In my personal life / small project work, all my builds run on my laptop or on a dedicated build server, so caching is great. In my paid work, CI often runs in clusters with network volumes or docker registries where taking advantage of caching involves a lot of network traffic and limited speedup.
In practice, the better answer might be a local pypi mirror that builds & caches whls for your platform, rather than better cache awareness by docker builds. I’m not sure how that ports to a modern compiled language like go/rust where the package manager isn’t supposed to serve built binaries.
If you understand these topics better than me, email me with dets and I’ll update this section.
Docker should integrate better with package management
- CI is expensive for everyone (vendors who provide it for free, developers who wait for it to finish, package servers who have to provide bandwidth)
- Packages caching + docker caching are incompatible as-is
- But package caching is conceptually easy to do on a per-cluster basis – cache the download, cache the build per platform. Not doing this = wasted CPU + time = wasted money.
- All involved parties benefit from cheaper / faster builds
I don’t know why package management integration isn’t the first priority of docker build improvements. Maybe I don’t understand the demand and this isn’t general enough.
Alternatively: very conceivable that we’ll standardize on non-docker tools for container builds. I could see using bazel or something with a language-aware build cache to build containers within containers. I think there’s no way around complexity if you want fast builds.
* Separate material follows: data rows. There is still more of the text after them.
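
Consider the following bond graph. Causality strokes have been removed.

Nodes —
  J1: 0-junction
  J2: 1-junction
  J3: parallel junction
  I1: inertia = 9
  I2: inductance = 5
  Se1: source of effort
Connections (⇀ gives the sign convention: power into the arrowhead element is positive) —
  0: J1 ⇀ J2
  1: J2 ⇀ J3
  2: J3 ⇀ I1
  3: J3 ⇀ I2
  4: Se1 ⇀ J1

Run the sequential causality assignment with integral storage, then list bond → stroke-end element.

b4 |J1  (Se1 (Se) sets effort on bond)
b0 |J2  (J1 effort already set via bond 4)
b1 |J3  (only one flow-in slot at J2)
b2 |I1  (common-e at J3 fixed by 1)
b3 |I2  (J3 effort already set via bond 1)

b0 →J2
b1 →J3
b2 →I1
b3 →I2
b4 →J1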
This seems to be the way of things with docker – good concepts, pioneering implementation, lunch gets stolen when execution quality starts to matter. Just like kubernetes was a more reasonable approach to running container workloads than docker’s swarm, watch builds get taken from them too.
Update: docker build caching in golang isn’t as simple
Compiled languages have more steps (package download cache + binary build).
Ran a quick test of something similar, success:
=> [stage-1 4/11] RUN --mount=type=cache,id=gopkg,target=/go/pkg go mod download 1.4s => [stage-1 5/11] COPY *.go . 0.0s => [stage-1 6/11] COPY cmd/ cmd/ 0.0s => [stage-1 7/11] COPY Makefile . 0.0s => [stage-1 8/11] RUN --mount=type=cache,id=gobuild,target=/root/.cache/go-build --mount=type=cache,id=gopkg,target=/go/pkg go build ./cmd/... 2.9s
This is rebuilding with a version change to a package and a one-liner change to a source file. The speedup is:
BUT when you subsequently try to use the build image to run a test, the cache layer isn’t present. The cache is only available in builds, not in runs.
I worked around this by making the test command into a build rather than a run, but (1) yuck, and (2) there’s network and storage overhead associated with
docker build that isn’t incurred for
go test CI step takes ~20 seconds now, which is more than the ~5 seconds it takes on my laptop after a small change, and less than the ~40 seconds it took with no build cache.
I think making builds faster is life or death for languages. It’s not just a problem for compiled languages; nodejs / webpack can get very tricky if you’re using a lot of babel.
Whatever compiled language uses distributed build caching for packages and other tricks to provide a python-speed edit-test-run loop will rule the roost. Even if it doesn’t take market share from the other system langs (cpp / java / rust, maybe go is on this list), it will get users from the interpreted lang community. Some insider said this about go when it launched – they expected it to replace java but it actually replaced python. Expect more of the same from the next fast-to-build compiled language.